As we just mentioned, the Wi-Fi password is the encryption key. In other words, the Wi-Fi network is open and unencrypted to anyone with a password. That’s why public Wi-Fi, where everyone can access the password, is so dangerous. Your iPhone doesn’t know the difference between a public Wi-Fi network and a private one, but you should tread carefully whether your phone issues a warning or not.
Use a VPN!
The most effective solution to keeping your activity private when on an open or public Wi-Fi network is a VPN or Virtual Private Network. This uses strong encryption technology to hide the contents of your internet packers from everyone else on the Wi-Fi network. A VPN won’t do anything to mask your phone’s MAC address, however, so the warnings mentioned above that relate to private Wi-Fi MAC address still apply separately from this issue.
The iPhone “Weak Security” Warning
Your iPhone may give you yet another warning related to Wi-Fi security on top of MAC address tracking or being on an insecure open Wi-Fi network.

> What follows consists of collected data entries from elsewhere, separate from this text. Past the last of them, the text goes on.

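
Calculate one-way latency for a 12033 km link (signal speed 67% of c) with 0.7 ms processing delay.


Speed = 0.67 * 3e5 km/s = 201000 km/s
Propagation delay = 12033 / 201000 = 0.0599 s = 59.8657 ms
Processing delay = 0.7 ms
Total one-way latency = 60.5657 ms


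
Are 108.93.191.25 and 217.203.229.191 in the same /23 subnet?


Mask: 255.255.254.0
108.93.191.25 AND mask = 108.93.190.0
217.203.229.191 AND mask = 217.203.228.0
No, different subnets (108.93.190.0 vs 217.203.228.0)


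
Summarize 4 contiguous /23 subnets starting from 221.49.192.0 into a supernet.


Original prefix: /23
Number of subnets: 4 = 2^2
New prefix = 23 - 2 = 21
Supernet: 221.49.192.0/21


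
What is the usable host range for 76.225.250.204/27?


Network: 76.225.250.192
Broadcast: 76.225.250.223
First usable = network + 1
Last usable = broadcast - 1
Range: 76.225.250.193 to 76.225.250.222


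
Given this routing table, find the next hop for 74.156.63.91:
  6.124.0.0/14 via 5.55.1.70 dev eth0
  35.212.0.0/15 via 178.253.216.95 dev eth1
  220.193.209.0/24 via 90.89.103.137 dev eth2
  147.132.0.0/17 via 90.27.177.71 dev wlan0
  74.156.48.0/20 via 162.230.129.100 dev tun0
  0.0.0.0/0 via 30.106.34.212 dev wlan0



Longest prefix match for 74.156.63.91:
  /14 6.124.0.0: no
  /15 35.212.0.0: no
  /24 220.193.209.0: no
  /17 147.132.0.0: no
  /20 74.156.48.0: MATCH
  /0 0.0.0.0: MATCH
Selected: next-hop 162.230.129.100 via tun0 (matched /20)


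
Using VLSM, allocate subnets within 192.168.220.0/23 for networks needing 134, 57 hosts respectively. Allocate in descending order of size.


134 hosts -> /24 (254 usable): 192.168.220.0/24
57 hosts -> /26 (62 usable): 192.168.221.0/26
Allocation: 192.168.220.0/24 (134 hosts, 254 usable); 192.168.221.0/26 (57 hosts, 62 usable)


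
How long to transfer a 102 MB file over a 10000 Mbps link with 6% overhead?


Effective throughput = 10000 * (1 - 6/100) = 9400 Mbps
File size in Mb = 102 * 8 = 816 Mb
Time = 816 / 9400
Time = 0.0868 seconds


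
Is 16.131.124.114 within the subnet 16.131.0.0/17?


Subnet network: 16.131.0.0
Test IP AND mask: 16.131.0.0
Yes, 16.131.124.114 is in 16.131.0.0/17


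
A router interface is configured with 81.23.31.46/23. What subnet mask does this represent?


/23 means 23 network bits, 9 host bits
Binary: 11111111111111111111111000000000
Mask: 255.255.254.0


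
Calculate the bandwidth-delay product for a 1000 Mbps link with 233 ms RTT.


BDP = bandwidth * RTT
= 1000 Mbps * 233 ms
= 1000 * 1e6 * 233 / 1000 bits
= 233000000 bits
= 29125000 bytes
= 28442.3828 KB
BDP = 233000000 bits (29125000 bytes)


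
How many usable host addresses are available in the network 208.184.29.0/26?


Host bits = 32 - 26 = 6
Total addresses = 2^6 = 64
Usable = total - 2 (network and broadcast)
Usable hosts: 62


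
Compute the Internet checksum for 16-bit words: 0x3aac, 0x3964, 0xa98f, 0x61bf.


Sum all words (with carry folding):
+ 0x3aac = 0x3aac
+ 0x3964 = 0x7410
+ 0xa98f = 0x1da0
+ 0x61bf = 0x7f5f
One's complement: ~0x7f5f
Checksum = 0x80a0


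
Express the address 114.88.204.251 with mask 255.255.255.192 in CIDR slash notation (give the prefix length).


Binary: 11111111.11111111.11111111.11000000
Count leading 1s
Prefix: /26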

If your iPhone tells you that you’re using a Wi-Fi network with “weak” security, it means that the encryption standard it uses is vulnerable to hacking. At the time of writing, the newest Wi-Fi encryption protocol is WPA3 (Wi-Fi Protection Access).
You’ll get this warning if the Wi-Fi network you’re connected to uses anything less than WPA2 with AES (Advanced Encryption Standard). Specifically, your iPhone will issue this warning if you’re using WPA 1 or WPA2 with TKIP (Temporal Key Integrity Protocol).

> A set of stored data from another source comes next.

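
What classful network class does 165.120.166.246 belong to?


First octet: 165
Binary: 10100101
10xxxxxx -> Class B (128-191)
Class B, default mask 255.255.0.0 (/16)


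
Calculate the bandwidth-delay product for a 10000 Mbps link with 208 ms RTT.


BDP = bandwidth * RTT
= 10000 Mbps * 208 ms
= 10000 * 1e6 * 208 / 1000 bits
= 2080000000 bits
= 260000000 bytes
= 253906.25 KB
BDP = 2080000000 bits (260000000 bytes)


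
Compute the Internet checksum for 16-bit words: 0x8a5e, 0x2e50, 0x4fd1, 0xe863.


Sum all words (with carry folding):
+ 0x8a5e = 0x8a5e
+ 0x2e50 = 0xb8ae
+ 0x4fd1 = 0x0880
+ 0xe863 = 0xf0e3
One's complement: ~0xf0e3
Checksum = 0x0f1c


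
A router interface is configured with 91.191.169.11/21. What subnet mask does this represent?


/21 means 21 network bits, 11 host bits
Binary: 11111111111111111111100000000000
Mask: 255.255.248.0


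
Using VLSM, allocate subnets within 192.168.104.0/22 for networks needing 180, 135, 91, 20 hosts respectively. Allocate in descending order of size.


180 hosts -> /24 (254 usable): 192.168.104.0/24
135 hosts -> /24 (254 usable): 192.168.105.0/24
91 hosts -> /25 (126 usable): 192.168.106.0/25
20 hosts -> /27 (30 usable): 192.168.106.128/27
Allocation: 192.168.104.0/24 (180 hosts, 254 usable); 192.168.105.0/24 (135 hosts, 254 usable); 192.168.106.0/25 (91 hosts, 126 usable); 192.168.106.128/27 (20 hosts, 30 usable)


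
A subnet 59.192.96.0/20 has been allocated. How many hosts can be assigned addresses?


Host bits = 32 - 20 = 12
Total addresses = 2^12 = 4096
Usable = total - 2 (network and broadcast)
Usable hosts: 4094


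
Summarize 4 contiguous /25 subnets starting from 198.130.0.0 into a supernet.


Original prefix: /25
Number of subnets: 4 = 2^2
New prefix = 25 - 2 = 23
Supernet: 198.130.0.0/23


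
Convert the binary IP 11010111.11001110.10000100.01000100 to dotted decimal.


11010111 = 215
11001110 = 206
10000100 = 132
01000100 = 68
IP: 215.206.132.68


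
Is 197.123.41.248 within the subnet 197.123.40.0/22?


Subnet network: 197.123.40.0
Test IP AND mask: 197.123.40.0
Yes, 197.123.41.248 is in 197.123.40.0/22


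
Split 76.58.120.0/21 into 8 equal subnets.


New prefix = 21 + 3 = 24
Each subnet has 256 addresses
  76.58.120.0/24
  76.58.121.0/24
  76.58.122.0/24
  76.58.123.0/24
  76.58.124.0/24
  76.58.125.0/24
  76.58.126.0/24
  76.58.127.0/24
Subnets: 76.58.120.0/24, 76.58.121.0/24, 76.58.122.0/24, 76.58.123.0/24, 76.58.124.0/24, 76.58.125.0/24, 76.58.126.0/24, 76.58.127.0/24


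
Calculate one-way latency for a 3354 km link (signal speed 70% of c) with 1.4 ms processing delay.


Speed = 0.7 * 3e5 km/s = 210000 km/s
Propagation delay = 3354 / 210000 = 0.016 s = 15.9714 ms
Processing delay = 1.4 ms
Total one-way latency = 17.3714 ms


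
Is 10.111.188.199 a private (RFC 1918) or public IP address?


RFC 1918 private ranges:
  10.0.0.0/8 (10.0.0.0 - 10.255.255.255)
  172.16.0.0/12 (172.16.0.0 - 172.31.255.255)
  192.168.0.0/16 (192.168.0.0 - 192.168.255.255)
Private (in 10.0.0.0/8)


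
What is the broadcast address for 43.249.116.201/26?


Network: 43.249.116.192/26
Host bits = 6
Set all host bits to 1:
Broadcast: 43.249.116.255


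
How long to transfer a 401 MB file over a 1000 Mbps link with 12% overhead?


Effective throughput = 1000 * (1 - 12/100) = 880 Mbps
File size in Mb = 401 * 8 = 3208 Mb
Time = 3208 / 880
Time = 3.6455 seconds


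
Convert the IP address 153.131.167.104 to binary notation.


153 = 10011001
131 = 10000011
167 = 10100111
104 = 01101000
Binary: 10011001.10000011.10100111.01101000


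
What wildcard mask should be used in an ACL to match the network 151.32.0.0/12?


Subnet mask: 255.240.0.0
Wildcard = 255.255.255.255 - subnet mask
255 - 255 = 0
255 - 240 = 15
255 - 0 = 255
255 - 0 = 255
Wildcard: 0.15.255.255


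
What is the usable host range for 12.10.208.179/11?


Network: 12.0.0.0
Broadcast: 12.31.255.255
First usable = network + 1
Last usable = broadcast - 1
Range: 12.0.0.1 to 12.31.255.254


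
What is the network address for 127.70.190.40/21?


IP:   01111111.01000110.10111110.00101000
Mask: 11111111.11111111.11111000.00000000
AND operation:
Net:  01111111.01000110.10111000.00000000
Network: 127.70.184.0/21


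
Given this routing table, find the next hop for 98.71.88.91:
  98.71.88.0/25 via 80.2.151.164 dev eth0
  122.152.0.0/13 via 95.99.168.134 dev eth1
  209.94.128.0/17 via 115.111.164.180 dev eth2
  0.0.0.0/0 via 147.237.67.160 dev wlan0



Longest prefix match for 98.71.88.91:
  /25 98.71.88.0: MATCH
  /13 122.152.0.0: no
  /17 209.94.128.0: no
  /0 0.0.0.0: MATCH
Selected: next-hop 80.2.151.164 via eth0 (matched /25)


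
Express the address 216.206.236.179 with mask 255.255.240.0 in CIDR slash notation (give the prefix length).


Binary: 11111111.11111111.11110000.00000000
Count leading 1s
Prefix: /20


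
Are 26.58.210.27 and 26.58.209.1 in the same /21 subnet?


Mask: 255.255.248.0
26.58.210.27 AND mask = 26.58.208.0
26.58.209.1 AND mask = 26.58.208.0
Yes, same subnet (26.58.208.0)


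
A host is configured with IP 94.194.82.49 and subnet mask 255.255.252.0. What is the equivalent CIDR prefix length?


Binary: 11111111.11111111.11111100.00000000
Count leading 1s
Prefix: /22


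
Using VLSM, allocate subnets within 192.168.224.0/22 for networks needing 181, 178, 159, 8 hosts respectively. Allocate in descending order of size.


181 hosts -> /24 (254 usable): 192.168.224.0/24
178 hosts -> /24 (254 usable): 192.168.225.0/24
159 hosts -> /24 (254 usable): 192.168.226.0/24
8 hosts -> /28 (14 usable): 192.168.227.0/28
Allocation: 192.168.224.0/24 (181 hosts, 254 usable); 192.168.225.0/24 (178 hosts, 254 usable); 192.168.226.0/24 (159 hosts, 254 usable); 192.168.227.0/28 (8 hosts, 14 usable)


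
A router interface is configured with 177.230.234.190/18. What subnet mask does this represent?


/18 means 18 network bits, 14 host bits
Binary: 11111111111111111100000000000000
Mask: 255.255.192.0


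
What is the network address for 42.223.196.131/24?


IP:   00101010.11011111.11000100.10000011
Mask: 11111111.11111111.11111111.00000000
AND operation:
Net:  00101010.11011111.11000100.00000000
Network: 42.223.196.0/24


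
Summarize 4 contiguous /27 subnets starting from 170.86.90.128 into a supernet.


Original prefix: /27
Number of subnets: 4 = 2^2
New prefix = 27 - 2 = 25
Supernet: 170.86.90.128/25


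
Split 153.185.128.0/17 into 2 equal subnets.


New prefix = 17 + 1 = 18
Each subnet has 16384 addresses
  153.185.128.0/18
  153.185.192.0/18
Subnets: 153.185.128.0/18, 153.185.192.0/18


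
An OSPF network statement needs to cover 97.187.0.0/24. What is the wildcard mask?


Subnet mask: 255.255.255.0
Wildcard = 255.255.255.255 - subnet mask
255 - 255 = 0
255 - 255 = 0
255 - 255 = 0
255 - 0 = 255
Wildcard: 0.0.0.255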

That’s because these older standards have been “cracked,” for lack of a better term. So hackers know how to break this security, and you shouldn’t use it.
The solution is to change your router settings to use a better standard, to update its firmware, hoping that a better standard is included, or to speak to the hotspot’s owner and get them to do it. If your router doesn’t have a firmware update, you can also consider a custom third-party firmware with better security. If you’re using a VPN, your risk is still minimal, however.

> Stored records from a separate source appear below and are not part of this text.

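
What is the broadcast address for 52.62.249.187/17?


Network: 52.62.128.0/17
Host bits = 15
Set all host bits to 1:
Broadcast: 52.62.255.255


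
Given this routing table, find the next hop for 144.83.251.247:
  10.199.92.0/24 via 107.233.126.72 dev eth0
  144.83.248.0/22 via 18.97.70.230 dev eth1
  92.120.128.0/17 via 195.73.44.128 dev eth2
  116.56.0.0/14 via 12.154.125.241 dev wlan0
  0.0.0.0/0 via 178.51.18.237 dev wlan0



Longest prefix match for 144.83.251.247:
  /24 10.199.92.0: no
  /22 144.83.248.0: MATCH
  /17 92.120.128.0: no
  /14 116.56.0.0: no
  /0 0.0.0.0: MATCH
Selected: next-hop 18.97.70.230 via eth1 (matched /22)


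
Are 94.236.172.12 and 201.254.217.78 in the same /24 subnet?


Mask: 255.255.255.0
94.236.172.12 AND mask = 94.236.172.0
201.254.217.78 AND mask = 201.254.217.0
No, different subnets (94.236.172.0 vs 201.254.217.0)


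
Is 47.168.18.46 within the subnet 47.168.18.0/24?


Subnet network: 47.168.18.0
Test IP AND mask: 47.168.18.0
Yes, 47.168.18.46 is in 47.168.18.0/24


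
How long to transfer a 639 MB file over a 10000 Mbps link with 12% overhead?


Effective throughput = 10000 * (1 - 12/100) = 8800 Mbps
File size in Mb = 639 * 8 = 5112 Mb
Time = 5112 / 8800
Time = 0.5809 seconds


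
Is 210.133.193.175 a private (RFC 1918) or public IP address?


RFC 1918 private ranges:
  10.0.0.0/8 (10.0.0.0 - 10.255.255.255)
  172.16.0.0/12 (172.16.0.0 - 172.31.255.255)
  192.168.0.0/16 (192.168.0.0 - 192.168.255.255)
Public (not in any RFC 1918 range)


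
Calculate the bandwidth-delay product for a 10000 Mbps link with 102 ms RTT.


BDP = bandwidth * RTT
= 10000 Mbps * 102 ms
= 10000 * 1e6 * 102 / 1000 bits
= 1020000000 bits
= 127500000 bytes
= 124511.7188 KB
BDP = 1020000000 bits (127500000 bytes)


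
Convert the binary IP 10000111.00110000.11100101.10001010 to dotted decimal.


10000111 = 135
00110000 = 48
11100101 = 229
10001010 = 138
IP: 135.48.229.138


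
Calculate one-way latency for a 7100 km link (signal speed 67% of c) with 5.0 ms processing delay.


Speed = 0.67 * 3e5 km/s = 201000 km/s
Propagation delay = 7100 / 201000 = 0.0353 s = 35.3234 ms
Processing delay = 5.0 ms
Total one-way latency = 40.3234 ms


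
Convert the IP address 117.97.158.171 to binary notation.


117 = 01110101
97 = 01100001
158 = 10011110
171 = 10101011
Binary: 01110101.01100001.10011110.10101011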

HTTPS Traffic Is Still Encrypted
Let’s assume you are on an open Wi-Fi network, a public network, or a network where a hacker has cracked the encryption. What can they see?
While they can easily intercept and analyze any network traffic moving between computers on the network, that doesn’t mean they can see everything. Specifically, any website with “HTTPS” at the start of its web address is encrypted. So while someone on the network can tell you’re visiting a specific site, they can’t read any of the actual information you’re exchanging with that site’s servers.
If you want to be extra careful, you may wish to install HTTPS Everywhere on your iPhone so that you don’t have to rely on website hosts to ensure your connection is private.
What Are the Risks?
What could go wrong if you ignore Apple’s Privacy warning message? Ignoring the warning about MAC address privacy is of least concern here. Yes, it does create an avenue to track your movement and location, but you may not care about being placed at that particular spot.
For example, suppose you are worried about being tracked by the Wi-Fi networks you connect to. In that case, you should know that your phone’s location can be tracked in many other ways, including GPS location data, which cellphone tower you’re connected to, or the metadata in photos you post.
If you don’t want to be tracked at all, put your phone into Airplane mode, and put it in a signal-blocking bag for good measure.
- Hackers can intercept the data moving between your iPhone and the hotspot, allowing them to access your data, such as login credentials and financial information.
- Public hotspots are often unsecured, and cybercriminals can distribute malware or infect your device with other malicious software.
- Hackers can use specialized software to intercept and record your online activity, including browsing history, (some) chat conversations, and online purchases.
- They can steal your identity, including your name, address, Social Security number, and other sensitive information.
These are much more likely threats, so get a VPN and upgrade the security on your home network Wi-Fi router (or buy a new one) to make sure you don’t get exposed to those who’d use your private data against you.